A hundred and fifty years ago, Walt Whitman thrust himself into the literary scene, challenging us to distill the vitality within us, the truly American. Since then, we as a people (and particularly our high school English teachers) have sought the Great American novel. Moby Dick? Too ponderous. Gatsby? Too shiny. Grapes of Wrath? Too many tortoises.
But it turns out that our quest is in vain, simply because it’s already completed. We have the text that encapsulates our youth, our dynamism, our hope. We have Matt Christopher’s The Kid Who Only Hit Homers.

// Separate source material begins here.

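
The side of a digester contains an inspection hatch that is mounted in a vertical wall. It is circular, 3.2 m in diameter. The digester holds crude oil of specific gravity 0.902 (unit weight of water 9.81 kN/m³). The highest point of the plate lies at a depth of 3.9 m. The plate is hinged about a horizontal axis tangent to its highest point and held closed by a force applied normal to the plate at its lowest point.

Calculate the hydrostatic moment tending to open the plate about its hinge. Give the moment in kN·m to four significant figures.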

In Sylvester Coddmyer III, the titular hero, we have a mixture of Ragged Dick and Nicholas Nickleby, a boy with humility and heart, who tackles his difficulties with pluck and moxie. Unlike the modern brooding hero, Sylvester is a boy of action rather than words. He’s a self-made kid, one who gets out of bed each morning pulling handfuls of bootstrap. He doesn’t make excuses; he only hits home runs.
But by no means is Sylvester a flat character. He’s an everyman; to describe him too precisely would rob the young reader an opportunity to find common ground with the character, just as every teenage girl in 2009 imagined herself as Bella. No, Sylvester has weaknesses, and ones we can all understand. He likes pie too much, for example. Christopher gives a subtle nod to The Natural by having Christopher overeat pies and miss a game. We’ve all been there!